Es gibt die Momente, da ist die Zeit vorbei und ich habe gar nicht gemerkt, dass sie schon weg ist. Zum Beispiel, wenn mich Tamara, meine Frau, was fragt, während ich gerade konzentriert an etwas arbeite. Was eigentlich fast immer der Fall ist. Mir fällt dann jeweils nicht auf, dass meine Antwort im Vergleich zur Frage in einer anderen Zeitzone liegt.
Bei der Freiheit läufts genauso. Wir leben uns irgendwo hinein und plötzlich ist sie weg – ohne es zu merken. Verschoben, irgendwie in eine Ich-freie-Zone. Diese Freiheit dann wiederzuerlangen ist oftmals nicht ganz einfach. Doch der erfolgreiche Versuch fühlt sich an, als würde man sich nach einem eisigen Winterspaziergang zu Hause ins warmblubbernde Sprudelbad schmeissen.
Blubberbad und Straussenteller
Als ich Philip zum ersten Mal traf, war es genau das, was wir taten. Nein! Nicht das gemeinsame Blubberbad – den Winterspaziergang. Unterwegs durch die eisige Kälte mit Aussicht auf einen feinen Straussenteller in einem Restaurant, dass unerklärlicherweise auch in einer anderen Zeitzone zu liegen schien. Unser Gespräch drehte sich über seinen neuen Job, seine erfolgreiche Vergangenheit, Gott und den kürzlich verstorbenen Vater.
Etwas an Philip faszinierte mich. Wie ich später herausfand, war es die Kombination aus reifer Lebensweisheit und einer Gelassenheit, die nur einer haben kann, der seine Träume bereits verwirklichen konnte. Gleichzeitig spürte ich bei ihm aber auch diesen ungebrochenen Durst nach mehr und die Bereitschaft, Neues in seinem Leben zu entdecken.
Rückblick
Heute sagt er über seine Vergangenheit: «Ich war abhängig vom Zuspruch und der Anerkennung anderer. Diese Faktoren haben mein Leben bestimmt. Bedingt durch meine Biographie, in deren Verlauf ich mich nie wirklich angenommen und geliebt gefühlt habe, unternahm ich einiges, um dieses Manko aufzufüllen. Es ging soweit, dass ich kaum mehr ich selber war.»
Philip erkämpfte sich während Jahren die Gunst anderer. Es war, um seine eigenen Worte zu gebrauchen, «ein Motor, der kaum zu bremsen war». Und der Erfolg blieb nicht aus. Weder sportlich, noch beruflich, noch privat. Um Philip kam man nicht herum.

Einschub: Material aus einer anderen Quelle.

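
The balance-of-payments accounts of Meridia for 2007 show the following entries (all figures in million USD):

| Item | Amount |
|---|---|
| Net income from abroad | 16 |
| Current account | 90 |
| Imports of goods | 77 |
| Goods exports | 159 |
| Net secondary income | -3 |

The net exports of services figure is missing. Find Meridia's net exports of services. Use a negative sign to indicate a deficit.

-5

Current account = goods balance + services balance + net primary income + net secondary income
Sum of the known components = 95
Net exports of services = CA - (known components) = 90 - 95 = -5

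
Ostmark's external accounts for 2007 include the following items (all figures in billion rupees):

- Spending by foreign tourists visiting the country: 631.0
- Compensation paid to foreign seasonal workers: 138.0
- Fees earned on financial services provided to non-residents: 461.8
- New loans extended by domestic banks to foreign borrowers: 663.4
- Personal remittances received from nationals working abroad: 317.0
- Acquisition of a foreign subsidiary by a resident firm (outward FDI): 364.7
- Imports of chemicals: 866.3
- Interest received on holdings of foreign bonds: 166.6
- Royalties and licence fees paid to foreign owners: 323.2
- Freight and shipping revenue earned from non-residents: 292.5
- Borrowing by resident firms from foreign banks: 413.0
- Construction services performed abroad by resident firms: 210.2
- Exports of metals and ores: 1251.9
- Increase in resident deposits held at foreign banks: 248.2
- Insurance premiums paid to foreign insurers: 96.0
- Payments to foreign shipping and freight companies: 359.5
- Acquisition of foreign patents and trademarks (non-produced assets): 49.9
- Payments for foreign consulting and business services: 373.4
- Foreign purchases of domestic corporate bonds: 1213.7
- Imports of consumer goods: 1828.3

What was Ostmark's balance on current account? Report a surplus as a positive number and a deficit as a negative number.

Goods: 1251.9 - 866.3 - 1828.3 = -1442.7
Services: -323.2 - 359.5 + 210.2 + 292.5 + 461.8 - 373.4 + 631.0 - 96.0 = 443.4
Primary income: -138.0 + 166.6 = 28.6
Secondary income: 317.0
Current account = (-1442.7) + 443.4 + 28.6 + 317.0 = -653.7
(Excluded from the current account — financial account: new loans extended by domestic banks to foreign borrowers 663.4, acquisition of a foreign subsidiary by a resident firm (outward FDI) 364.7, borrowing by resident firms from foreign banks 413.0, increase in resident deposits held at foreign banks 248.2, foreign purchases of domestic corporate bonds 1213.7; capital account: acquisition of foreign patents and trademarks (non-produced assets) 49.9.)

-653.7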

Er spielte im nationalen Fussballteam, machte nebenbei Radio und stand mitten im steilen Steigflug seiner Finanzkarriere.
Kaum 26 Jahre alt, war er bereits stolzer Eigenheimbesitzer – mit Pool im Garten, versteht sich – und tollen Autos, die sich in der Garage beinahe stapelten. Seine Frau war mit dem dritten Kind schwanger, und der Bankkontostand liess Zukunftssorgen schon gar nicht erst aufkeimen. Ein «gutes Leben», wie er selbst es zurückhaltend nennt, die Freiheit der Eigenständigkeit hart erarbeitet.
«Erfolg war das Allerheilmittel für mein verunsichertes Ego, der Korrekturstift, um mein kaputtes Selbstbild zu korrigieren. Ich war auf dem Weg aufwärts und nahm mir keine Zeit, nachzudenken – worüber auch? Es lief ja alles bestens. Ich gehörte zur ersten Generation der Juppies – und genoss meine Freiheit!»
«Die neuentdeckte Freiheit liegt darin, dass ich nie alleine bin, nichts alleine machen muss.»
Der Zerbruch
Doch wie in jeder guten Hollywoodromanze blieb auch bei Philip der grosse Zerbruch nicht aus. Mit 28 Jahren wollte seine Frau unerwartet die Scheidung. Ein anderer Mann war der Grund. Und plötzlich brach das feinsäuberlich aufgestapelte Kartenhaus zusammen. Unzimperlich grausam und völlig unsensbibel wie das Leben manchmal sein kann.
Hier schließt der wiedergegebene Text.